Отчасти тут примешивались условности: перстень достался ей в наследство от бабушки, стоял в ряду, так сказать, реликвий, следовательно, не относился к тем вещам, которые при случае легко выносятся из дома, продаются или дарятся. Наденька, к слову сказать, иронизируя и выступая нигилисткой в одних ситуациях, столь же ревностно придерживалась традиций в других. И вдруг она отдает мне перстень, заведомо зная, что вырученные деньги я потрачу на развлечения, выброшу на ветер! Это был бунт, надрыв, сумасшествие. Я сейчас хорошо прочувствовал, что в ее отдельной от нас жизни были немалые трудности и лишения, но даже в самые трудные времена ей не приходила в голову мысль продать перстень, более того, такая мысль показалась бы ей кощунством, осквернением светлой бабушкиной памяти. Теперь она жертвовала всем – перстнем, памятью, традициями. Она не восклицала при этом: чего не сделаешь для любимого братца; не поливала меня сарказмом, не обличала. Очень скоро я убедился, что все ее беспокойство в одном – как бы ее доброта не обернулась для меня гибельным злом, ибо она не сомневалась, что добытые кредитки я употреблю с весьма сомнительной для себя и других пользой. А между тем то, что она именно была больна этим беспокойством, больна до всклокоченности и сморщенных чулков, до жутких прозрений в совершенно общую, как бы абсолютную мою неблаговидность и неблагонадежность, не мешавших ей, впрочем, содействовать мне, – все это меня отталкивало, пробуждало в душе горделивую мечту отвергнуть ее подарок. Я позволил себе несколько насмешливых, жестоких замечаний по поводу ее непривлекательного вида. Она была совсем некрасивой сейчас, маленькой и жалкой, и смешно выходило, что еще недавно я видел в ней спасительницу. Она ответила на мои остроты каким-то наивным, болезненным возмущением: ты думаешь только о себе, Ниф, ты высмеиваешь все, что не похоже на тебя, ты презираешь все, чего не понимаешь.

В этих словах была доля истины, но я не складывал оружия, упрямясь, как осел. Не понимаю, из чего ты делаешь трагедию, сказал я.

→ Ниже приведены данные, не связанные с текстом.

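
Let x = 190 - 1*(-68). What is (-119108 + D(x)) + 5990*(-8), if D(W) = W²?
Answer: -100464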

– Если тебе жалко расставаться с этой вещицей, – я ткнул пальцем в перстень, уже лежавший предо мной на столе, – так ведь еще не поздно...

– Тебе не стыдно? – перебила она.

– Сколько капель валерьянки ты приняла, прежде чем решиться на такое?

Фраза получилась корявая, замирала во второй части, словно заканчивал я уже со скидкой на вероятие отрезвляющей затрещины. Безобразная фраза. Разговор, похоже, сразу устремился в тупик, а злополучный перстень все лежал между нами, ядовито мерцая, и я не знал, возьму ли его.

– Нифонт... – прошептала сестра, и ее лицо исказила гримаса боли, неужели можно так... так, Нифонт, как то, что ты говоришь?

Она стояла в узком проеме между развешанными, тяжело сохнувшими простынями, ее руки прижались к бокам и обвисли, как лапы творящей службу собачонки, и лишь в глазах за страданием и удивлением еще теплилось сопротивление прежней Наденьки, какое-то тихое излучение смеха.

– Это носят в ломбард? – спросила она, осторожно прикасаясь к перстню пальцем.

– Не знаю, – ответил я.

– А что же ты будешь делать?

– Придумаю... продам... Найду какого-нибудь человека, чтобы купил, возможно, уже нашел...

– Уже? – воскликнула Надя.

– А чему ты удивляешься? Мне позарез нужны деньги.

– Но быстро как...

– Конечно, – согласился я рассеянно, – я ведь знал, что ты не передумаешь. Потому и нашел человека сразу. Но я его не знаю, это через знакомого, Бог их знает, что за люди. В ломбард же, по-моему, нести невыгодно. Зато можно выкупить обратно. Если хочешь, я отнесу в ломбард, а потом когда-нибудь выкуплю и верну тебе.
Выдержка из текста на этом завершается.